Age Of Mythology - Retold May 2026

Here, Arkantos faces his greatest failure. Gargarensis tricks him into releasing a prison of giant scorpions, which overrun a temple of Osiris. The priest Amanra, a warrior-priestess with a scarred face and a voice like grinding stone, spits at Arkantos’s feet. “Your honor,” she says, “drowns my people.”

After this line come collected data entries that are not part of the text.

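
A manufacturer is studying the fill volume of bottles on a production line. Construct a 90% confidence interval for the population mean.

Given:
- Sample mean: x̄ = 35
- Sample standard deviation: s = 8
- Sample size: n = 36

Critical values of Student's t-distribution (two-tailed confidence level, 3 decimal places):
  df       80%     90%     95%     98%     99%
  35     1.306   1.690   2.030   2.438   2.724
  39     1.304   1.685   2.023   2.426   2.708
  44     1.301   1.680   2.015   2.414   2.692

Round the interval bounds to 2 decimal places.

The population standard deviation σ is unknown (only the sample standard deviation s is given), so use a t-interval with df = n - 1 = 36 - 1 = 35.

For 90% confidence with df = 35, t* = 1.690 (from t-table)

Standard error: SE = s/√n = 8/√36 = 1.333333

Margin of error: E = t* × SE = 1.690 × 1.333333 = 2.2533

T-interval: x̄ ± E = 35 ± 2.2533 = (32.7467, 37.2533)

Rounded to 2 decimal places:

(32.75, 37.25)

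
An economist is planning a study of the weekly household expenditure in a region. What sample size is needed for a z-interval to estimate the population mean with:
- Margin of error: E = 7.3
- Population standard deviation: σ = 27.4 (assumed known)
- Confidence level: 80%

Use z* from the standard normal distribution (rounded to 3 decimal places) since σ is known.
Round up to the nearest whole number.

Using z* since population σ is known (z-interval formula).

For 80% confidence, z* = 1.282 (from standard normal table)

Sample size formula for z-interval: n = (z*σ/E)²

n = (1.282 × 27.4 / 7.3)²
  = (4.811890)²
  = 23.1543

Round up to the nearest whole number: n = 24

24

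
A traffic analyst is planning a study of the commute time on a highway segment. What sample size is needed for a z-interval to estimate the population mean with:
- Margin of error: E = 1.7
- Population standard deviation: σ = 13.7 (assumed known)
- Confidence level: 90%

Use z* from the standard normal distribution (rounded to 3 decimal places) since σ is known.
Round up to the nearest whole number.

Using z* since population σ is known (z-interval formula).

For 90% confidence, z* = 1.645 (from standard normal table)

Sample size formula for z-interval: n = (z*σ/E)²

n = (1.645 × 13.7 / 1.7)²
  = (13.256765)²
  = 175.7418

Round up to the nearest whole number: n = 176

176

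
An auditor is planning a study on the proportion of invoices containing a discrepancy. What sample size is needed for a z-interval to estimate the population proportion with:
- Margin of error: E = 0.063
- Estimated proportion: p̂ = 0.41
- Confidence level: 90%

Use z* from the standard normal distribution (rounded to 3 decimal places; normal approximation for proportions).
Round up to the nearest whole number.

Using z* for proportion z-interval (normal approximation).

For 90% confidence, z* = 1.645 (from standard normal table)

Sample size formula for proportion z-interval: n = z*²p̂(1-p̂)/E²

n = 1.645² × 0.41 × 0.59 / 0.063²
  = 2.706025 × 0.2419 / 0.003969
  = 164.9250

Round up to the nearest whole number: n = 165

165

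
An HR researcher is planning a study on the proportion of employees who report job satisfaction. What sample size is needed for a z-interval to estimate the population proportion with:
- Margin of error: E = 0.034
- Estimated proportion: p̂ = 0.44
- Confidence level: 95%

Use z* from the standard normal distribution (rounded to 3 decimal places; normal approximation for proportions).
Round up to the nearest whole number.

Using z* for proportion z-interval (normal approximation).

For 95% confidence, z* = 1.96 (from standard normal table)

Sample size formula for proportion z-interval: n = z*²p̂(1-p̂)/E²

n = 1.96² × 0.44 × 0.56 / 0.034²
  = 3.8416 × 0.2464 / 0.001156
  = 818.8324

Round up to the nearest whole number: n = 819

819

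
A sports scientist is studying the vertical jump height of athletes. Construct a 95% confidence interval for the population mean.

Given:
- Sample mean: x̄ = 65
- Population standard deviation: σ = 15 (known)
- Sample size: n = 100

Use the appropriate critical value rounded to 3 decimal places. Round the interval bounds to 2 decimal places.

The population standard deviation σ is known, so use a z-interval (standard normal critical value).

For 95% confidence, z* = 1.96 (from standard normal table)

Standard error: SE = σ/√n = 15/√100 = 1.500000

Margin of error: E = z* × SE = 1.96 × 1.500000 = 2.9400

Z-interval: x̄ ± E = 65 ± 2.9400 = (62.0600, 67.9400)

Rounded to 2 decimal places:

(62.06, 67.94)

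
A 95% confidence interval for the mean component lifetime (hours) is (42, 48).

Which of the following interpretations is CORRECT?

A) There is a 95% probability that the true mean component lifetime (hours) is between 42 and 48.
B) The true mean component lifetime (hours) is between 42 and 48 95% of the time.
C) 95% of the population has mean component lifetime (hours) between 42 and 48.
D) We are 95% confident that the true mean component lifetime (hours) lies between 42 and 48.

A confidence interval represents our confidence in the procedure, not a probability statement about the parameter.

Key concept: If we repeated this sampling process many times and computed a 95% CI each time, about 95% of those intervals would contain the true population parameter.

For this specific interval (42, 48):
- Midpoint (point estimate): 45
- Margin of error: 3

The correct interpretation is the one stating confidence that the true parameter lies in the interval — option D.

D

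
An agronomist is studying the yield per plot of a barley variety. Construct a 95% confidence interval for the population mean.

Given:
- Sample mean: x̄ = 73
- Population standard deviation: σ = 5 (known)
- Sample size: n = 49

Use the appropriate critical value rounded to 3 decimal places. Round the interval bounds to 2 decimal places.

The population standard deviation σ is known, so use a z-interval (standard normal critical value).

For 95% confidence, z* = 1.96 (from standard normal table)

Standard error: SE = σ/√n = 5/√49 = 0.714286

Margin of error: E = z* × SE = 1.96 × 0.714286 = 1.4000

Z-interval: x̄ ± E = 73 ± 1.4000 = (71.6000, 74.4000)

Rounded to 2 decimal places:

(71.60, 74.40)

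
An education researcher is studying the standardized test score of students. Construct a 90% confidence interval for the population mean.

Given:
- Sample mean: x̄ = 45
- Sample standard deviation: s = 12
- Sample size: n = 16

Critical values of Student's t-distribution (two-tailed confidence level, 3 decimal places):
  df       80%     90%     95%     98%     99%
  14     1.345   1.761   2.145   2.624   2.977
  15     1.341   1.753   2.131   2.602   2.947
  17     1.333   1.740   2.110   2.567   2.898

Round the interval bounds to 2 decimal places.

The population standard deviation σ is unknown (only the sample standard deviation s is given), so use a t-interval with df = n - 1 = 16 - 1 = 15.

For 90% confidence with df = 15, t* = 1.753 (from t-table)

Standard error: SE = s/√n = 12/√16 = 3.000000

Margin of error: E = t* × SE = 1.753 × 3.000000 = 5.2590

T-interval: x̄ ± E = 45 ± 5.2590 = (39.7410, 50.2590)

Rounded to 2 decimal places:

(39.74, 50.26)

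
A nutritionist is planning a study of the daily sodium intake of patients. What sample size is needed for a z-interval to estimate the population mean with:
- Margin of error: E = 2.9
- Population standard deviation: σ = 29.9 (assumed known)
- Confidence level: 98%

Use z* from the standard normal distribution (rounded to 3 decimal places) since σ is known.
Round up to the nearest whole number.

Using z* since population σ is known (z-interval formula).

For 98% confidence, z* = 2.326 (from standard normal table)

Sample size formula for z-interval: n = (z*σ/E)²

n = (2.326 × 29.9 / 2.9)²
  = (23.981862)²
  = 575.1297

Round up to the nearest whole number: n = 576

576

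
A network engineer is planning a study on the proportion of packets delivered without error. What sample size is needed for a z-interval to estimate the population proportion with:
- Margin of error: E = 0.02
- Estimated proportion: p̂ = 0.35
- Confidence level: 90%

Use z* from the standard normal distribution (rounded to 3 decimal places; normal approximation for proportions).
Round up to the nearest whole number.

Using z* for proportion z-interval (normal approximation).

For 90% confidence, z* = 1.645 (from standard normal table)

Sample size formula for proportion z-interval: n = z*²p̂(1-p̂)/E²

n = 1.645² × 0.35 × 0.65 / 0.02²
  = 2.706025 × 0.2275 / 0.0004
  = 1539.0517

Round up to the nearest whole number: n = 1540

1540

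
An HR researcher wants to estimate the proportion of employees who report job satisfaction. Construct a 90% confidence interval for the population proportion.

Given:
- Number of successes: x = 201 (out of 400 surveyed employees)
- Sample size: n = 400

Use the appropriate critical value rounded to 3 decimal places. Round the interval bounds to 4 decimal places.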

In Retold , this prologue is visceral. Rain slicks every shield. Torchlight casts dancing, monstrous shadows. When Arkantos prays to Poseidon, the god’s statue cracks—a silent omen. The player feels every misstep, every lost soldier, as the game’s new dynamic lighting turns the siege into a nightmare of fire and doubt. age of mythology - retold

The island collapses. A wave of pure light sweeps the world. When it fades, the pillars are restored. The gods are weakened but whole. And Arkantos is gone—transformed, the epilogue reveals, into a new constellation: The Admiral . The first mortal to join the stars not by birth, but by will. Age of Mythology: Retold ends not with a promise of peace, but with a question. In the post-credits scene, a single drop of blood falls into the abyss where Kronos fell. It sizzles. A voice—old, patient, and utterly alien—whispers: “He was the first. He will not be the last.” Here, Arkantos faces his greatest failure

They chase the traitorous Kemsyt, a servant of the fallen titan Kronos, across the realm of the Norsemen. In a pivotal battle beneath Yggdrasil’s roots, Arkantos learns the truth: the “sleeping one” is not a god, but the titan Kronos himself. And the trident? It is Poseidon’s own weapon, stolen by Gargarensis—a cyclops king of terrifying intellect. Gargarensis plans to shatter the four world pillars, collapse the mortal plane into Tartarus, and free the titans to unmake the Olympian order. “Your honor,” she says, “drowns my people

They reclaim a fragment of Osiris’s scepter, but Gargarensis escapes through a mirror gate, laughing. The cyclops now holds three of the four world anchors. Only the Atlantean pillar remains. Home. Atlantis. But the island is no longer paradise. The people have grown decadent, worshiping Poseidon above Zeus. They see Gargarensis not as a monster, but as a liberator.